Le Tour du jour en quatre-vingts mondes - CORTAZAR Julio
Les histoires de Julio Cortázar s’inscrivent dans une grande tradition classique de la littérature fantastique. Mais chez lui, contrairement à ses prédécesseurs, pas de fantômes, pas d’ambiguïté : les histoires les plus élaborées ne tendent pas vers l’abstraction, elles gardent – et c’est leur mystère – la vitalité du quotidien. Cortázar s’inscrit aussi dans la tradition surréaliste du «merveilleux quotidien», du mystère de la réalité qu’il est réservé au poète de percer derrière les apparences, dans un état de rêve éveillé ou de transe. Il est ce voyant qui extrait l’insolite de la banalité, l’absurde de la logique, le prodigieux de l’ordinaire. L’extrême dépouillement du style ne peut qu’ajouter à l’illusion de la facilité. Ces histoires si simples à lire atteignent un sommet de la sophistication : l’alliance imprévisible du jeu, de la folie, de la poésie et de l’humour.
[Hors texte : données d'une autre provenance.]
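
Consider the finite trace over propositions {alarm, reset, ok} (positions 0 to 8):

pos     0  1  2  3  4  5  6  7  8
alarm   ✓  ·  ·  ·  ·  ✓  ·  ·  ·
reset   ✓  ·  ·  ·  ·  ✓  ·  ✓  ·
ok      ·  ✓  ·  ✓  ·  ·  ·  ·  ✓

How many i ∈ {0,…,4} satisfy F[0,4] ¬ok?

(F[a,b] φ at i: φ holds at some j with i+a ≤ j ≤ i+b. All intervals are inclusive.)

Evaluate at each i in [0,4]:
  i=0: ✓ (witness j=0)
  i=1: ✓ (witness j=2)
  i=2: ✓ (witness j=2)
  i=3: ✓ (witness j=4)
  i=4: ✓ (witness j=4)
Positions where it holds: {0, 1, 2, 3, 4} → 5.

5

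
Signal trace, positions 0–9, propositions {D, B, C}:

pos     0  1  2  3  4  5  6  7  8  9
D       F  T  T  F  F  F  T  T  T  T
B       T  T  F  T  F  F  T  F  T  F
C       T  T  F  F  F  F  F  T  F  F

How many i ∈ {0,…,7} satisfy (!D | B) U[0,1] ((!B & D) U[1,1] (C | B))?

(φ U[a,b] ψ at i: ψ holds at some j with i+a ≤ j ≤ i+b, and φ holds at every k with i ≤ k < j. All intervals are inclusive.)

4

Evaluate at each i in [0,7]:
  i=0: ✗ (no rhs in [0,1])
  i=1: ✓ (rhs at j=2; lhs holds on [1,1])
  i=2: ✓ (rhs at j=2)
  i=3: ✗ (no rhs in [3,4])
  i=4: ✗ (no rhs in [4,5])
  i=5: ✗ (no rhs in [5,6])
  i=6: ✓ (rhs at j=7; lhs holds on [6,6])
  i=7: ✓ (rhs at j=7)
Positions where it holds: {1, 2, 6, 7} → 4.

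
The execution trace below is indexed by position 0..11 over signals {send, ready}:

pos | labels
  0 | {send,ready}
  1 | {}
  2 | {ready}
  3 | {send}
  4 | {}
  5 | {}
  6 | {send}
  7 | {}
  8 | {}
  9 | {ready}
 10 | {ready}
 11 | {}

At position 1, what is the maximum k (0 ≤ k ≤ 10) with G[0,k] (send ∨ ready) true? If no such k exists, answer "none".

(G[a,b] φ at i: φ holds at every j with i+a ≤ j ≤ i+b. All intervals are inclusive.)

(send ∨ ready) must hold from j=1 onward; find where it first fails.
  j=1: fails → no k works.

none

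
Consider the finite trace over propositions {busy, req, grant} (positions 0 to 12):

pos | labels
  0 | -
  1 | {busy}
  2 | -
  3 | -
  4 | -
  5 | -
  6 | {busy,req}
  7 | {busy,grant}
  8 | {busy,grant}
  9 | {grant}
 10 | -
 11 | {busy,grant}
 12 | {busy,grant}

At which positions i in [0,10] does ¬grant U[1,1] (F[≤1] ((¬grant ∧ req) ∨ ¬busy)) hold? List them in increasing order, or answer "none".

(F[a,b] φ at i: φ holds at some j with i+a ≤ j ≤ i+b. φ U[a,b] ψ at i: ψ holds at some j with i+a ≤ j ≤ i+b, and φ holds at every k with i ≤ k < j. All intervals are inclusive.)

Evaluate at each i in [0,10]:
  i=0: ✓ (rhs at j=1; lhs holds on [0,0])
  i=1: ✓ (rhs at j=2; lhs holds on [1,1])
  i=2: ✓ (rhs at j=3; lhs holds on [2,2])
  i=3: ✓ (rhs at j=4; lhs holds on [3,3])
  i=4: ✓ (rhs at j=5; lhs holds on [4,4])
  i=5: ✓ (rhs at j=6; lhs holds on [5,5])
  i=6: ✗ (no rhs in [7,7])
  i=7: ✗ (lhs fails at k=7 before rhs at j=8)
  i=8: ✗ (lhs fails at k=8 before rhs at j=9)
  i=9: ✗ (lhs fails at k=9 before rhs at j=10)
  i=10: ✗ (no rhs in [11,11])

0, 1, 2, 3, 4, 5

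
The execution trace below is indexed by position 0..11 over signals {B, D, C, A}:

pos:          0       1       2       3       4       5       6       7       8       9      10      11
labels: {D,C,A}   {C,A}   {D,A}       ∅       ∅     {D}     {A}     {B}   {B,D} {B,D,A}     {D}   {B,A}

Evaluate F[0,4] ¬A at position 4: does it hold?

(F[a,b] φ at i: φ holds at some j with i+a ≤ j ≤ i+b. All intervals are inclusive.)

Check ¬A at each j in [4,8]:
  j=4: true
  j=5: true
  j=6: false
  j=7: true
  j=8: true
Found at j=4 → formula holds.

True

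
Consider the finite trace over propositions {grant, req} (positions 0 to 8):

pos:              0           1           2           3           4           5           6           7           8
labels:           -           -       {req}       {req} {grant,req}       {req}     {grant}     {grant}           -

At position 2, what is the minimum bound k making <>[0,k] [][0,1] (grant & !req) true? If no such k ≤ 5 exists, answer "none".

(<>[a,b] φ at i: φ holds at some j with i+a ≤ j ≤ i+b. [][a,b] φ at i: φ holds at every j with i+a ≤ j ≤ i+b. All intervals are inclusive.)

Scan j = 2,3,… for [][0,1] (grant & !req):
  j=2: fails
  j=3: fails
  j=4: fails
  j=5: fails
  j=6: holds
First hit at j=6, so smallest k = 6-2 = 4.

4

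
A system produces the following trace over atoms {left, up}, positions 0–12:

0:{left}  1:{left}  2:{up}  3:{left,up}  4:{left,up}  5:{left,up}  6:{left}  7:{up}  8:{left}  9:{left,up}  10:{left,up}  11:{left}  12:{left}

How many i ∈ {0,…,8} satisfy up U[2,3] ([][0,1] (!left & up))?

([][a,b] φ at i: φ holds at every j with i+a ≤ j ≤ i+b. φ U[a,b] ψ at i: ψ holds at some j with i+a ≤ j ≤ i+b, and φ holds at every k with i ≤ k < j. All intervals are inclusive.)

0

Evaluate at each i in [0,8]:
  i=0: ✗ (no rhs in [2,3])
  i=1: ✗ (no rhs in [3,4])
  i=2: ✗ (no rhs in [4,5])
  i=3: ✗ (no rhs in [5,6])
  i=4: ✗ (no rhs in [6,7])
  i=5: ✗ (no rhs in [7,8])
  i=6: ✗ (no rhs in [8,9])
  i=7: ✗ (no rhs in [9,10])
  i=8: ✗ (no rhs in [10,11])
Positions where it holds: {} → 0.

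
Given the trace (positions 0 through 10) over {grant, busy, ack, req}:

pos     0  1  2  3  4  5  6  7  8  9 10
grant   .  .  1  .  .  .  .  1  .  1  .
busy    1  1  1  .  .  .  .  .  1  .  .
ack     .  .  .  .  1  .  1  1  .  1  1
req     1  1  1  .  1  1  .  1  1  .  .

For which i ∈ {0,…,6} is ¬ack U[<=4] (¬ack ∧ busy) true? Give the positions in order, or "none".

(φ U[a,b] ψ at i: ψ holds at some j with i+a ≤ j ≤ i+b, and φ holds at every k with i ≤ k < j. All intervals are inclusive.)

0, 1, 2

Evaluate at each i in [0,6]:
  i=0: ✓ (rhs at j=0)
  i=1: ✓ (rhs at j=1)
  i=2: ✓ (rhs at j=2)
  i=3: ✗ (no rhs in [3,7])
  i=4: ✗ (lhs fails at k=4 before rhs at j=8)
  i=5: ✗ (lhs fails at k=6 before rhs at j=8)
  i=6: ✗ (lhs fails at k=6 before rhs at j=8)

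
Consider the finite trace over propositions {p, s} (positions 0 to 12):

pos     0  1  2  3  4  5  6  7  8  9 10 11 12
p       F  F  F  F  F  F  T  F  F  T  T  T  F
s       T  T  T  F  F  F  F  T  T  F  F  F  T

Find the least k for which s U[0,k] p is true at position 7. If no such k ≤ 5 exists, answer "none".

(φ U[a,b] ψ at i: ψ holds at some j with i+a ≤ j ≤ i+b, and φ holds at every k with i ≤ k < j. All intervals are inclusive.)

2

Need earliest j ≥ 7 with p, and s at every k in [7,j-1].
  j=7: rhs fails.
  j=8: rhs fails.
  j=9: rhs holds; lhs holds on [7,8]. k = 2.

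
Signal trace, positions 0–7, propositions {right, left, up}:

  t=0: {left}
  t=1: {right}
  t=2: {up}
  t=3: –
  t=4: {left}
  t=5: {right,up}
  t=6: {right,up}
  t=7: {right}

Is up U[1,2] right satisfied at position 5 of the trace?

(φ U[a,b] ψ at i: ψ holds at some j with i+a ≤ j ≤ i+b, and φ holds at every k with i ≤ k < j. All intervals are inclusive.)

Yes

Need some j in [6,7] with right, and up at every k in [5,j-1].
  j=6: right holds; up holds at every k in [5,5] → satisfied.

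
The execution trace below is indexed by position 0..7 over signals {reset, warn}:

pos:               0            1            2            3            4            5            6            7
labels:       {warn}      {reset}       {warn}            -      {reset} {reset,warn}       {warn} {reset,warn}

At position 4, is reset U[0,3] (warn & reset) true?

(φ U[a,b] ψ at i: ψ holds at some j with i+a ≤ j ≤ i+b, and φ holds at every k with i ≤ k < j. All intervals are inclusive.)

True

Need some j in [4,7] with (warn & reset), and reset at every k in [4,j-1].
  j=4: (warn & reset) false.
  j=5: (warn & reset) holds; reset holds at every k in [4,4] → satisfied.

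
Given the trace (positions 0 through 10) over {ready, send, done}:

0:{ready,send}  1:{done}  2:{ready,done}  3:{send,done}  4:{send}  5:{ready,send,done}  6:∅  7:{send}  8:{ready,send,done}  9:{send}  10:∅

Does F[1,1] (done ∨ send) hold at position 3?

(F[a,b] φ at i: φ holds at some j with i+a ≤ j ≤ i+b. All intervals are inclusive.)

Holds

Check (done ∨ send) at each j in [4,4]:
  j=4: true
Found at j=4 → formula holds.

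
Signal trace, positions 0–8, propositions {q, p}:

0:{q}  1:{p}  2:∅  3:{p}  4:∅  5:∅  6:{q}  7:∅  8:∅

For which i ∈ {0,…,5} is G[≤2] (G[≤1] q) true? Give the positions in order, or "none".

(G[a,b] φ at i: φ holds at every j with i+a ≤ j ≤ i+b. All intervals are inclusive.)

Evaluate at each i in [0,5]:
  i=0: ✗ (fails at j=0)
  i=1: ✗ (fails at j=1)
  i=2: ✗ (fails at j=2)
  i=3: ✗ (fails at j=3)
  i=4: ✗ (fails at j=4)
  i=5: ✗ (fails at j=5)

none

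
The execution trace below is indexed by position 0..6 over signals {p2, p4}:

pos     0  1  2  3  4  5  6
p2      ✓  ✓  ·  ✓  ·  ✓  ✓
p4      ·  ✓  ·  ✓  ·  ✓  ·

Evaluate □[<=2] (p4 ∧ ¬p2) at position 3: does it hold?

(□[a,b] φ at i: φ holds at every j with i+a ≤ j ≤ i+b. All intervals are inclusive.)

No

Check (p4 ∧ ¬p2) at every j in [3,5]:
  j=3: false
  j=4: false
  j=5: false
Fails at j=3 → formula fails.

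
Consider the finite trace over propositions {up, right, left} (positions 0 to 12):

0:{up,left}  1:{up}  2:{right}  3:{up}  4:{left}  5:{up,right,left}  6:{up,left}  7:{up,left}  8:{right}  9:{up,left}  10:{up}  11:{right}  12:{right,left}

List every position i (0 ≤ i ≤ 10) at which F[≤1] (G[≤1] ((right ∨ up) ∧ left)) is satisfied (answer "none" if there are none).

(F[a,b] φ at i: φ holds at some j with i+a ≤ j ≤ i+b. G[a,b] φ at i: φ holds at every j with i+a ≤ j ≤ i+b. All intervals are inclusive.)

4, 5, 6

Evaluate at each i in [0,10]:
  i=0: ✗ (none in [0,1])
  i=1: ✗ (none in [1,2])
  i=2: ✗ (none in [2,3])
  i=3: ✗ (none in [3,4])
  i=4: ✓ (witness j=5)
  i=5: ✓ (witness j=5)
  i=6: ✓ (witness j=6)
  i=7: ✗ (none in [7,8])
  i=8: ✗ (none in [8,9])
  i=9: ✗ (none in [9,10])
  i=10: ✗ (none in [10,11])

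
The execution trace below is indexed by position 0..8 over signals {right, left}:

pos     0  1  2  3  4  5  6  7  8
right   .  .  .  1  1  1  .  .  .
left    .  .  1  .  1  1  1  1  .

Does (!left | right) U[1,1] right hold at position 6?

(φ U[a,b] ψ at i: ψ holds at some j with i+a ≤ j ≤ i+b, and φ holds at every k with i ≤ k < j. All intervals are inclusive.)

No

Need some j in [7,7] with right, and (!left | right) at every k in [6,j-1].
  j=7: right false.
No j in the window works → until fails.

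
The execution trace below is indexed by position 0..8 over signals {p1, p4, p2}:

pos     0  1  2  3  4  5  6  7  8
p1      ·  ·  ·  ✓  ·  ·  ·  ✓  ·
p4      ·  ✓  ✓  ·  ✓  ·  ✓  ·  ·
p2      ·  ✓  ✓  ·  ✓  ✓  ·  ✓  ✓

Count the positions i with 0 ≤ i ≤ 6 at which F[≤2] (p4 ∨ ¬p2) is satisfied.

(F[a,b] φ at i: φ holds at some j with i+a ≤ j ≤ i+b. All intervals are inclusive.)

Evaluate at each i in [0,6]:
  i=0: ✓ (witness j=0)
  i=1: ✓ (witness j=1)
  i=2: ✓ (witness j=2)
  i=3: ✓ (witness j=3)
  i=4: ✓ (witness j=4)
  i=5: ✓ (witness j=6)
  i=6: ✓ (witness j=6)
Positions where it holds: {0, 1, 2, 3, 4, 5, 6} → 7.

7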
« Dans les quatre-vingts mondes de mon tour du jour il y a des ports, des hôtels et des lits pour les Cronopes», dit-il. Il y a surtout des citations et des références à tout ce et à tous ceux qu'il aime et qu'il nous propose de regarder et d'écouter comme si nous les rencontrions pour la première fois : Aragon et Armstrong, Georges Bataille et Adolf Wôlfli, Lester Young et Man Ray, Neruda, Poe, Dickens, mais aussi un chat qui porte le nom d'un philosophe allemand et finit, à sa façon, par entrer en religion, une mouche qui vole pattes en l'air, une poupée éventrée et des personnages de romans indignés face au comportement irresponsable de leur auteur-inventeur.
Biographie de l’auteur
Né en 1914 à Bruxelles, de parents argentins, Julio Cortázar a passé son enfance et son adolescence en Argentine. Enseignant, puis traducteur, il a vécu ensuite plus de trente ans en France, pays dont il prit finalement la nationalité. Il est mort à Paris le 12 février 1984.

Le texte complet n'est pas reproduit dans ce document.